Un petit retour sur la Chine tombe à point nommé pour mieux comprendre ce qui va suivre bientôt. Le plus gros problème de la Chine n’est pas uniquement la crise économique, mais le double problème social et environnemental.

Le sociologue et statisticien italien Corrado Gini (reprenant les travaux de Jordan) avait mis au point une mesure du degré d’inégalité de la distribution des revenus.
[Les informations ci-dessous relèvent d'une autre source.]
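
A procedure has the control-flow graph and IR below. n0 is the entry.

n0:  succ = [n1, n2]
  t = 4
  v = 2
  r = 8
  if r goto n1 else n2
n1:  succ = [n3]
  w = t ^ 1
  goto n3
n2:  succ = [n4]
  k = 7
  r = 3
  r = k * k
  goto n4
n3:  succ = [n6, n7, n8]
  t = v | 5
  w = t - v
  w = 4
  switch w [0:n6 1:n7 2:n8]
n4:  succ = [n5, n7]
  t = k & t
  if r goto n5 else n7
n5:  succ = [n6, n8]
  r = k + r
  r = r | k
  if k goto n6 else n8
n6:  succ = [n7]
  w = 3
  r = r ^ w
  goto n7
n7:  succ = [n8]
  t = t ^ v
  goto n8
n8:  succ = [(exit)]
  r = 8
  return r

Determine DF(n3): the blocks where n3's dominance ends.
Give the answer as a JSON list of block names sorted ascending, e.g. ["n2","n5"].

idom tree: n1←n0 n2←n0 n3←n1 n4←n2 n5←n4 n6←n0 n7←n0 n8←n0
Join-block Dom:
  n6: preds {n3,n5}: {n0,n1,n3} ∩ {n0,n2,n4,n5} = {n0}; idom=n0
  n7: preds {n3,n4,n6}: {n0,n1,n3} ∩ {n0,n2,n4} ∩ {n0,n6} = {n0}; idom=n0
  n8: preds {n3,n5,n7}: {n0,n1,n3} ∩ {n0,n2,n4,n5} ∩ {n0,n7} = {n0}; idom=n0

DF derivation:
  n6←n3: walk n3→n1 to n0
  n6←n5: walk n5→n4→n2 to n0
  n7←n3: walk n3→n1 to n0
  n7←n4: walk n4→n2 to n0
  n7←n6: walk n6 to n0
  n8←n3: walk n3→n1 to n0
  n8←n5: walk n5→n4→n2 to n0
  n8←n7: walk n7 to n0
  DF(n0)=∅
  DF(n1)={n6,n7,n8}
  DF(n2)={n6,n7,n8}
  DF(n3)={n6,n7,n8}
  DF(n4)={n6,n7,n8}
  DF(n5)={n6,n8}
  DF(n6)={n7}
  DF(n7)={n8}
  DF(n8)=∅

DF(n3) = ["n6", "n7", "n8"]

Answer: ["n6", "n7", "n8"]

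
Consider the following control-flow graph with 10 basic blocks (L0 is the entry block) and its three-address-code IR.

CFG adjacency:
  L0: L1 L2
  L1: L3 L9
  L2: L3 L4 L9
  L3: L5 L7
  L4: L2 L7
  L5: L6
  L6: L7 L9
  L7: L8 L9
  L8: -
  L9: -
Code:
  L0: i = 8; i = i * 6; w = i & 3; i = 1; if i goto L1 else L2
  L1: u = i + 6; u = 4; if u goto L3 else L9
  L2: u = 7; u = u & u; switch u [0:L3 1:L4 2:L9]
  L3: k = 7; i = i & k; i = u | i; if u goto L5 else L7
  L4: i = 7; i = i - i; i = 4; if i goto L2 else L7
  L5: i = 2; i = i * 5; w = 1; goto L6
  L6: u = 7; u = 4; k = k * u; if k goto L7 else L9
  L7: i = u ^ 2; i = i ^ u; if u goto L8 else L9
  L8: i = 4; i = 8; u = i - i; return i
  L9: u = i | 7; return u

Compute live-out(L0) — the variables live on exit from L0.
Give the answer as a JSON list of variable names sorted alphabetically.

Per-block:
  L0: def={i,w} ue=∅
  L1: def={u} ue={i}
  L2: def={u} ue=∅
  L3: def={i,k} ue={i,u}
  L4: def={i} ue=∅
  L5: def={i,w} ue=∅
  L6: def={k,u} ue={k}
  L7: def={i} ue={u}
  L8: def={i,u} ue=∅
  L9: def={u} ue={i}

Live sets:
  L0 li=∅ lo={i}
  L1 li={i} lo={i,u}
  L2 li={i} lo={i,u}
  L3 li={i,u} lo={k,u}
  L4 li={u} lo={i,u}
  L5 li={k} lo={i,k}
  L6 li={i,k} lo={i,u}
  L7 li={u} lo={i}
  L8 li=∅ lo=∅
  L9 li={i} lo=∅

live-out(L0) = ["i"]

Answer: ["i"]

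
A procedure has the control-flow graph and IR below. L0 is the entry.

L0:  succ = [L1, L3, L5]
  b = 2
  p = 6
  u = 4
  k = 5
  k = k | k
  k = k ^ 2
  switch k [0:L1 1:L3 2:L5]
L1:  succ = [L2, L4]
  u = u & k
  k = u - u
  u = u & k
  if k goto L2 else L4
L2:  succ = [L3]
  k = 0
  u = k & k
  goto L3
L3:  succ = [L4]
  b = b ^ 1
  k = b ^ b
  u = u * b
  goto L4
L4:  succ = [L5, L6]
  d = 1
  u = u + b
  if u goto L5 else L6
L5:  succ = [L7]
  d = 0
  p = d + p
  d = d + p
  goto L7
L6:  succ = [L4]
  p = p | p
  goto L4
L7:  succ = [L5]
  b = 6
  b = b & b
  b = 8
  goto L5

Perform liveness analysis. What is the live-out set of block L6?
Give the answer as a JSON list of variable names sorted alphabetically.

Per-block:
  L0 def {b,k,p,u} use ∅
  L1 def {k,u} use {k,u}
  L2 def {k,u} use ∅
  L3 def {b,k,u} use {b,u}
  L4 def {d,u} use {b,u}
  L5 def {d,p} use {p}
  L6 def {p} use {p}
  L7 def {b} use ∅

Liveness:
  live L0: ∅→{b,k,p,u}
  live L1: {b,k,p,u}→{b,p,u}
  live L2: {b,p}→{b,p,u}
  live L3: {b,p,u}→{b,p,u}
  live L4: {b,p,u}→{b,p,u}
  live L5: {p}→{p}
  live L6: {b,p,u}→{b,p,u}
  live L7: {p}→{p}

live-out(L6) = ["b", "p", "u"]

Answer: ["b", "p", "u"]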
On l’appelle aujourd’hui le coefficient de Gini. Ce coefficient varie de 0 (revenu identique pour tous) à 1 (esclavage total).

Cette mesure est d’une importance capitale car le point de rupture se situe à 0,4. En effet, passé ce cap, la société devient très inégalitaire et les conflits sociaux commencent à devenir problématiques.

De par son importance capitale, le coefficient de Gini est le calcul statistique le plus manipulé. La Chine, dont le système économique était qualifié de « socialisme de marché » par Deng Xiao Ping, a donc des difficultés à publier ce chiffre clé.

En effet, comment justifier qu’un pays soi-disant socialiste, soit un des plus mauvais en matière de distribution des revenus ? Le coefficient de Gini réel de la Chine était de 0,61 en 2010. Il est aujourd’hui proche de 0,7.
Pour information, les USA ont largement dépassé le seuil de 0,4 avec un chiffre officiel de 0,47. Source : Fed research St Louis

Le mythe d’un socialisme (ou capitalisme) redistributif et égalitaire a du plomb dans l’aile.
Les problèmes sociaux seront au coeur de l’actualité chinoise en 2013.